I can understand that full-immersion Baptism is more Biblical, but infant Baptism isn't Biblical anyway, and I don't see that a baby is more Baptised if they're immersed than if they're sprinkled or poured. If only full-immersion Baptism is valid, than nobody in our family has been Baptised (so I can sleep in on Sundays).
I don't know what I would have done if I'd had another baby at our current, Episcopalian church, where full-immersion infant baptism is the way it's done. Everyone, except, of course, the baby, gets very excited.
I've actually never seen an infant Baptism at our church. Most people crowd around the Baptismal font, and I'm only 5' 2" so there's no way I could see. I don't crowd anymore; I just stand in the choir section. However, last weekend, there were Baptisms at the Sunday, All Saints Day celebration (I couldn't go because of the incense and my current asthma trouble). Someone posted a photo of a previous infant Baptism on the church Facebook page.

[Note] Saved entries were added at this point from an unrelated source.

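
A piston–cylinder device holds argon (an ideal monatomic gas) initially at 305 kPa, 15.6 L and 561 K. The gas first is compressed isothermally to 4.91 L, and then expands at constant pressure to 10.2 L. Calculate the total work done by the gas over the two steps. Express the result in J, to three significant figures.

Step 1 (isothermal): W = P₁V₁ ln(V₂/V₁) = (4758) ln(4.91/15.6) = -5500 J.
After step 1: P = 969 kPa, V = 4.91 L, T = 561 K.
Step 2 (isobaric): W = PΔV = (969 kPa)(10.2 − 4.91 L) = 5126 J.
W_total = -5500 + 5126 = -374 J.

W_total ≈ -374 J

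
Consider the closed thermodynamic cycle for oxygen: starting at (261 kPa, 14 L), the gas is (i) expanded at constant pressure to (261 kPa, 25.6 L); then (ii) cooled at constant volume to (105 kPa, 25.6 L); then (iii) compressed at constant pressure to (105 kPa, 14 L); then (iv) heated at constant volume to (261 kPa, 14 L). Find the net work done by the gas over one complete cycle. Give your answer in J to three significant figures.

W_net ≈ 1810 J

Constant-volume legs do no work.
W(i) = (261)(25.6 − 14) = 3028 J; W(iii) = (105)(14 − 25.6) = -1218 J.
W_net = 3028 − 1218 = 1810 J (the clockwise enclosed area).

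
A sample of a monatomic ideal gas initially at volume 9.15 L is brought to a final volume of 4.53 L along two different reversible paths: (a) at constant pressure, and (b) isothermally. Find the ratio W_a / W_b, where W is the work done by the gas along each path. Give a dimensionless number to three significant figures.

W_a / W_b ≈ 0.718

Path (a) isobaric: W = P₁(V₂ − V₁) → W_a/(P₁V₁) = -0.5049.
Path (b) isothermal: W = P₁V₁ ln(V₂/V₁) → W_b/(P₁V₁) = -0.703.
W_a / W_b = -0.5049 / -0.703 = 0.7182.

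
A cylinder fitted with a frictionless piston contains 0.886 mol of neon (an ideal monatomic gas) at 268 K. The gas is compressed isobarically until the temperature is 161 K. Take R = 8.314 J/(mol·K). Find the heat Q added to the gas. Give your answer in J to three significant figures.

Isobaric: W = nRΔT = (0.886)(8.314)(-107) = -788.2 J.
ΔU = nCᵥΔT with Cᵥ = 3R/2: ΔU = (0.886)(12.47)(-107) = -1182 J.
Q = ΔU + W = -1182 − 788.2 = -1970 J.

Q ≈ -1970 J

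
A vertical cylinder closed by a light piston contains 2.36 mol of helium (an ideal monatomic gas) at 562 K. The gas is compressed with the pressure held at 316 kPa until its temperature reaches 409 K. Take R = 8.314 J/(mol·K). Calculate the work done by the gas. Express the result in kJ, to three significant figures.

Isobaric: W = P ΔV = nR ΔT.
W = (2.36)(8.314)(409 − 562) = -3002 J.

W ≈ -3.00 kJ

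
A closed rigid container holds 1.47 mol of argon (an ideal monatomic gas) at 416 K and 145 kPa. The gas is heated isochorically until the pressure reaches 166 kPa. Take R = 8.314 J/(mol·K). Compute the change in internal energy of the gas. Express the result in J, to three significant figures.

Constant volume ⇒ W = 0, so Q = ΔU = nCᵥΔT with Cᵥ = 3R/2 = 12.47 J/(mol·K).
At constant V, T₂/T₁ = P₂/P₁ ⇒ ΔT = T₁(P₂/P₁ − 1) = 416·(166/145 − 1) = 60.25 K.
ΔU = (1.47)(12.47)(60.25) = 1104 J.

ΔU ≈ 1100 J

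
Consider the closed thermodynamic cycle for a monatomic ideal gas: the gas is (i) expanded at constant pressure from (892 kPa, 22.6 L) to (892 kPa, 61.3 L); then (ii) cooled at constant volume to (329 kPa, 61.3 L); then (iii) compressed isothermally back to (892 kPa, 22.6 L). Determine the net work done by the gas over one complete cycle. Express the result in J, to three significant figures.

Leg (i): W = PΔV = (892)(61.3 − 22.6) = 34520 J.
Leg (ii): W = 0.
Leg (iii): W = PᵢVᵢ ln(V_f/Vᵢ) = (20168) ln(22.6/61.3) = -20124 J.
W_net = 34520 − 20124 = 14396 J.

W_net ≈ 14400 J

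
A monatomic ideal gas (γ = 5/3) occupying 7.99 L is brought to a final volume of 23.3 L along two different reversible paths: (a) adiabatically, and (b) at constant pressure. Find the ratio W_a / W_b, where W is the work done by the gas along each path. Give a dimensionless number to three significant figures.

W_a / W_b ≈ 0.399

Path (a) adiabatic: W = P₁V₁(1 − (V₁/V₂)^(γ−1))/(γ−1) → W_a/(P₁V₁) = 0.7651.
Path (b) isobaric: W = P₁(V₂ − V₁) → W_b/(P₁V₁) = 1.916.
W_a / W_b = 0.7651 / 1.916 = 0.3993.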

They took the photo in mid-dunk, and it looks like the priest is holding the baby underwater.
That's what prompted this post - remember, it's the first I've ever seen of that. I know that the baby is lifted right out, generally crying, but the mid-dunk photo really weirds me out.
Now, I'm not judging those who do practice infant, full-immersion baptism. I'm just explaining why it weirds me out. I know the baby isn't going to remember it later. I enjoy seeing the baby after the Baptism is over, when the priest wraps the baby in a large towel and carries him/her around the Nave.
That being said, however, the one thing that does anger me is when someone says to me, "What a good baby!" when the rare baby doesn't cry much after immersion. Babies aren't "good" or "bad," they're just babies doing the natural things that babies do. When people say that a baby is "good," what it really means is that the baby is convenient to the adults around them. That's not a baby's purpose.
Have to disagree with you on this one. I do judge. It's cruel and it borders on abuse. Babies may not remember in the same way we do when we're older, but they remember the feeling. They remember a stranger held them, naked, underwater while people crowded around and watched. They remember they had no idea it was coming and no choice about it happening. They remember the feeling of that experience.
If somebody stripped me naked and dunked me underwater, there's be some hell to pay. Same with my baby.
I can't believe there's a loving god who requires such a thing. Just can't buy it.
Posted by: Reticula | November 09, 2012 at 03:12 PM
I was thinking about this some more during the weekend. Babies, at the usual Baptismal age, don't have object permanence yet - so, when they're underwater, and everything, including breathing, is taken away, that's all they know.
I don't think God does require it - not for babies.
I think you're right about the remembering. There are so many things that we do for babies and little kids that they'll never consciously remember - the games, the snuggles, etc. - but I think that it all does build up in them somewhere. These things build who they are and how they view the world, even if they can't remember why.
Posted by: M Light | November 11, 2012 at 08:47 PM
Our parish doesn't require immersion baptism; it's just the norm. I've seen lots of babies sprinkled or aspersed (poured on), some clothed and some not.
Infant baptism is biblical because whole households including babies and children were baptized together. But it didn't become a normative practice until the 4th/5th centuries.
There have always been options in baptism: sprinkling, pouring, or dunking. The requirements include water and the formula of being baptized in the name of the Father, the Son, and the Holy Spirit.
There are a lot of good reasons for immersion baptism, but it's not for everyone. Thus the options.